Friday, June 24, 2016

100 Scariest Movie Moments: #1 Jaws

Re-watching classic films is always a fascinating experience for me. Rarely, if ever, did the people making the movie know that they were making history. If it’s a classic movie I’ve only seen a few times, as I have with Jaws, I find myself hitting “play” with the unconscious expectation that I’ll immediately be bombarded with classic scenes, only to find myself seeing a story unfold in which those scenes are only a tiny part.

The thing that struck me first with Jaws was how it actually took a few moments for the classic music to build up to the point at which most parodies start. The build-up is what always seems to get lost in our collective memory, even though that build-up is what elevated the movie to classic status in the first place. The movie takes time to develop its three leads, and even more time to turn them into a team.

In broad terms, the three in question could be seen as the classic “Power Trio” of Kirk, Spock, and McCoy. Hooper (Richard Dreyfuss), the Oceanographer, is our intellectual. Quint (Robert Shaw), the salty sea captain, is our passionate and emotional member. Finally, Police Chief Martin Brody (Roy Scheider) is the balancing point between the two and serves as our protagonist.

That said however, the movie also subverts expectations. Hooper can be extremely passionate, and he and Quint are both miles ahead of Brody in their knowledge of the sea and of sharks. Both also show off their extensive collections of scars from run-ins with dangerous sea creatures while Brody looks on. The two come into conflict mainly in terms of tactics. In short, the film uses the broad strokes of archetypes as frames around which to build complex characters.

If there really is someone out there somewhere who hasn’t seen this movie, you need to. No pop culture reference, plot summary or parody can capture what’s in this movie. Tension builds to the point of eruption. It’s well-known now that the decision to only rarely show the shark was made because of the poor quality of the animatronics, but it works.

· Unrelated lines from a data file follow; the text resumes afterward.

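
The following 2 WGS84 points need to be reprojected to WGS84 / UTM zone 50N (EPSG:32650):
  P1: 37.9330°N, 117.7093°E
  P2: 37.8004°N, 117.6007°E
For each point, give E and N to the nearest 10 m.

UTM zone 50N: λ₀ = 117°, k₀ = 0.9996.
P1 (37.9330°, 117.7093°) → (562331.653, 4198618.460) m.
P2 (37.8004°, 117.6007°) → (552882.723, 4183839.275) m.

P1: E 562330 m, N 4198620 m; P2: E 552880 m, N 4183840 m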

To describe this movie is to turn what’s art in practice into tedium. We open on a teenaged girl going for an evening swim, and promptly being pulled under the water. When her body is discovered, the Mayor refuses to close the beaches, even as Chief Brody recommends that he do so. There’s an attack during the first swimming day of summer, forcing the mayor to give in and close them for a brief twenty-four hours. A Tiger Shark is captured, but Oceanographer Hooper notices that the bite-radius is wrong. Unfortunately, Hooper’s tongue-lashing can’t convince the Mayor to re-close the beaches. Another attack on the 4th of July finally gives us a glimpse of the shark, and convinces the three men to hunt it themselves in Fisherman Quint’s boat, which makes up the final act of the film.

See how boring that sounds? In practice though, every scene is necessary for the build up. The shark is a threat that we’ve waited well over an hour for, and the confrontation drags out for another forty minutes as the men struggle to subdue a creature that can take pretty much anything that any weapon they have on board is capable of dishing out, and eventually of even sinking their boat. They’re up against a force of nature. Gunshots are ignored, the decision for Hooper to dive in with a cage to try to stab the shark in the mouth with a syringe of poison is an act of utter desperation, and it eventually takes an exploding barrel of compressed air to successfully end him. Only by the dumbest of luck did the barrel land in the shark’s mouth at all.

Of course, this does bring me to one question: Do I think this movie deserves its place perched high atop this list? I can safely say that the top 3, Jaws, The Exorcist, and Alien, are easily the winners in terms of sheer universal terror. Numbers 4 and 5, The Texas Chainsaw Massacre, and Psycho are both Masterpieces, well deserving of their rankings. However, there’s something deep and profound in those top 3, to the point that I literally cannot imagine anyone sitting down to watch them and not being frightened.

Picking a true “winner” of those three is like being asked to pick the best Da Vinci; kinda’ pointless when you’re dealing with such great work. That said though, I personally would have put Alien on top, with Jaws running a close second. (Yes, I know this seems to contradict my Exorcist review, but my statement there concerned the biases of others, not my own.)

It’s no coincidence that these three films were made within a six-year period in the 1970s. It was a time when creativity was successfully combined with mass-market appeal. It was a time when studios tried to reign in the excesses of directors while still respecting their talent. The only movies to have come out in my lifetime which can even be considered in the same category as these films are The Devil’s Rejects and Hard Candy. I hope to see more of this type of film making within before I die. And with the rise of new technology, the capacity is certainly there. Sadly, much of our talent seems to choose meta over sincere, and suspension of disbelief over believability.

And on that unrelated rant, I round off this list. It’s been a long, hard slog, but well worth it.